An ideal automotive security solution would not require a complete redesign of all electronics but rather would use an approach of layering in new security features. 

Automotive Designers Must Defend More Attack Surfaces 

Cars may be considered the most sophisticated Internet of Things (IoT) devices that consumers use each week. With our smartphones and computers, we know how often apps and operating systems are updated to fix security vulnerabilities. Our connected cars have a similar attack surface to smartphones and computers, so each attack surface must be defended on an ongoing basis. 

Automotive OEMs can follow best practices to provide cybersecurity by ensuring that only authorized software is loaded and run—a secure boot operation. As the dozens of ECUs communicate with electronic messaging, only the authorized ECUs are allowed, and messages are authenticated using the AES block cipher-based message authentication code (CMAC) algorithm. Firmware update signatures are cryptographically verified before they are allowed to change any content. Even the traffic within each electronic network should be inspected on each port to ensure that only valid packets are allowed. 

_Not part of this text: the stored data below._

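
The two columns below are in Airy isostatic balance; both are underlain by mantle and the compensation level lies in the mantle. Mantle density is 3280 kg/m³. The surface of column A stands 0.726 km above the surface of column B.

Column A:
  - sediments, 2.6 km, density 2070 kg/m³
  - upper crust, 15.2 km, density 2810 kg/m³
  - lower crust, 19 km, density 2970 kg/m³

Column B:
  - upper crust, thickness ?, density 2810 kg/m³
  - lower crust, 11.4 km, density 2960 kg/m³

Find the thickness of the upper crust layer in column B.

Take the compensation level at the base of the deeper column (depth z_c below the surface of column A) and equate Σ ρ_i t_i down to z_c; mantle fills any gap and the z_c terms cancel.
Column A: 2.6×2070 + 15.2×2810 + 19×2970 + (z_c − 36.8)×3280
Column B: 0.726×0 + x×2810 + 11.4×2960 + (z_c − 0.726 − 11.4 − x)×3280
The z_c×3280 term appears on both sides and cancels. Collect the known terms of each column as K = Σ(ρt)_known − 3280 × (depth of known layers): K_A = 104524 − 3280×36.8 = −16180; K_B = 33744 − 3280×(0.726 + 11.4) = −6029.28.
Balance: K_A = K_B − x×(3280 − 2810), so x = (K_B − K_A)/(3280 − 2810) = 10150.7/470 = 21.6 km.

21.6 km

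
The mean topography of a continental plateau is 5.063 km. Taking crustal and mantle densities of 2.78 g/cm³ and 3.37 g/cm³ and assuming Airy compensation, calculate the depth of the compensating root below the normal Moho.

23.9 km

Balancing pressure at the compensation depth: the weight of the topography is balanced by the buoyancy of the root, ρ_c h = (ρ_m − ρ_c) r.
r = h · ρ_c / (ρ_m − ρ_c) = 5.063 km × 2.78 / (3.37 − 2.78) = 23.9 km.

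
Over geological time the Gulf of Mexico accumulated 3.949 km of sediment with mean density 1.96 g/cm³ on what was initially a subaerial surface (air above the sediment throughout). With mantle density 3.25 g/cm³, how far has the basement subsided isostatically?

Subaerial load: s = t ρ_sed / ρ_m = 3.949 km × 1.96/3.25 = 2.38 km.

2.38 km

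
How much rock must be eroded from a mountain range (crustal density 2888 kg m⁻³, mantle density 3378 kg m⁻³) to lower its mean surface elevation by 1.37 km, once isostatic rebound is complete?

9.44 km

Net drop Δ = e − u = e − e ρ_c/ρ_m = e (ρ_m − ρ_c)/ρ_m.
e = Δ ρ_m/(ρ_m − ρ_c) = 1.37 km × 3378/490 = 9.44 km.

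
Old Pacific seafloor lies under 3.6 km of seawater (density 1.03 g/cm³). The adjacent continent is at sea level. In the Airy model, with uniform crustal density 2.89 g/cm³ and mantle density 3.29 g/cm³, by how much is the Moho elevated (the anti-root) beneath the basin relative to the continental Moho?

Isostatic balance requires: replacing crust with seawater at the top is compensated by replacing crust with mantle at the base: d (ρ_c − ρ_w) = a (ρ_m − ρ_c).
a = d (ρ_c − ρ_w)/(ρ_m − ρ_c) = 3.6 km × 1.86/0.4 = 16.7 km.

16.7 km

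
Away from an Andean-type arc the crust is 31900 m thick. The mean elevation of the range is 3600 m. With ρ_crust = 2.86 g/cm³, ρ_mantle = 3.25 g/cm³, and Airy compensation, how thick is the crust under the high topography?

Root depth r = h ρ_c / (ρ_m − ρ_c) = 3600 m × 2.86 / 0.39 = 26400 m.
Total thickness = T + h + r = 31900 m + 3600 m + 26400 m = 61900 m.

61900 m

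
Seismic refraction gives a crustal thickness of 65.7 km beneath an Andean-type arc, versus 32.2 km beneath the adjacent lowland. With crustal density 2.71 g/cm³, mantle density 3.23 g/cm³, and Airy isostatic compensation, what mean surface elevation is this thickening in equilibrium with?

Excess crust Δ = 65.7 km − 32.2 km = 33.5 km, split between elevation h and root r with h + r = Δ.
Airy balance ρ_c h = (ρ_m − ρ_c) r gives r = h ρ_c/(ρ_m − ρ_c), so h (1 + ρ_c/(ρ_m − ρ_c)) = Δ, i.e. h = Δ (ρ_m − ρ_c)/ρ_m.
h = 33.5 km × 0.52/3.23 = 5.39 km.

5.39 km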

An Approach to Secure the Entire Car: From Boot to Connected System 

Microchip is active in the area of cybersecurity for automotive applications and secure boot, which only allows authenticated content to run. This is provided by the CryptoAutomotive™ security IC, the TrustAnchor100 (TA100). Designers won’t have to redesign their entire systems, because this external Hardware Security Module (HSM) provides multiple security features: 

• Secure boot 

• Authentication of CAN messages 

• Electric Vehicle (EV) battery management system and module authentication  

• Message encryption with Transport Layer Security (TLS) 

• Support for Wireless Power Consortium Qi® 1.3 authentication 

• Cryptographic verification of the source of the module manufacturer 

Figure 2: TA100 14-pin SOIC socket board.

This Microchip approach will save both cost and design time in comparison to redesigning a new MCU to add security features. MCU code changes will have little effect on the host MCU functional safety ratings. The TA100 comes already programmed with security features, giving you a quick learning curve without needing a security expert. Project risk is lowered because the MCU code changes are so minor.   

Innovations like this make cybersecurity easier in automotive design, helping to safely accelerate the drive to autonomous vehicles.